Connection to ai-pedagogical-bias note. This entry is one of six members of the AI-pedagogical-bias meta-family alongside narrating-comments, print-instead-of-logging, missing-network-timeout, f-string-in-logger-call, and assert-for-runtime-validation. Tutorial code uses inline literals for clarity; production code makes values configurable because deployments vary. The model defaults to the tutorial-fluent form.

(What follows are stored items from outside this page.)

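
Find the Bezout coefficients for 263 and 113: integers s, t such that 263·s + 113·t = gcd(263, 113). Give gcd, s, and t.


Euclidean algorithm on (263, 113) — divide until remainder is 0:
  263 = 2 · 113 + 37
  113 = 3 · 37 + 2
  37 = 18 · 2 + 1
  2 = 2 · 1 + 0
gcd(263, 113) = 1.
Track Bezout coefficients alongside the remainders: start with r₀ = 263 = a·1 + b·0 (s = 1, t = 0) and r₁ = 113 = a·0 + b·1 (s = 0, t = 1); each new remainder r_{k+1} = r_{k-1} − q_k·r_k inherits s_{k+1} = s_{k-1} − q_k·s_k, t_{k+1} = t_{k-1} − q_k·t_k, so r_k = a·s_k + b·t_k at every step:
  q = 2: r = 37, s = 1 − 2·0 = 1, t = 0 − 2·1 = -2  (check: 263·1 + 113·(-2) = 37)
  q = 3: r = 2, s = 0 − 3·1 = -3, t = 1 − 3·(-2) = 7  (check: 263·(-3) + 113·7 = 2)
  q = 18: r = 1, s = 1 − 18·(-3) = 55, t = -2 − 18·7 = -128  (check: 263·55 + 113·(-128) = 1)
The row with r = 1 (the gcd) gives the Bezout coefficients s = 55, t = -128.
Result: 263 · (55) + 113 · (-128) = 1.

gcd(263, 113) = 1; s = 55, t = -128 (check: 263·55 + 113·(-128) = 1).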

Connection to same-project-knows-right-pattern note. This entry contributes specimens at the configuration-handling layer:

  • hermes-agent: project has context-window resolution chain; max_tokens does not use it
  • mempalace: project has EmbedderIdentityMismatchError enforcement; embedder selection is not configurable
  • ContentEngineAI: project has typed Pydantic config in 4/5 modules; scraper holds out

The note now spans ten entries demonstrating same-project-knows-right-pattern at varying scales (per-call-site, per-file, per-module). The mechanism is consistent: the model's prior at each generation site is independent enough to produce the wrong pattern even when the right one exists in the codebase.

Connection to codified-guidance-is-insufficient note. The ContentEngineAI specimen explicitly notes that the project's typed-Pydantic convention is documented and used in most of the codebase; the scraper module's failure to migrate is despite the documented convention. The note now spans 16+ entries.

Connection to defensive-choice-with-justifying-comment note. The mempalace specimen's omission of embedding_function is hardcoded-by-omission — the absence of the parameter is itself the choice, with no comment justifying it. The note observes that even implicit defensive choices participate when the upstream library's default produces a defective result and the project never marks the absence. This entry is one of 9+ in the cross-cutting note.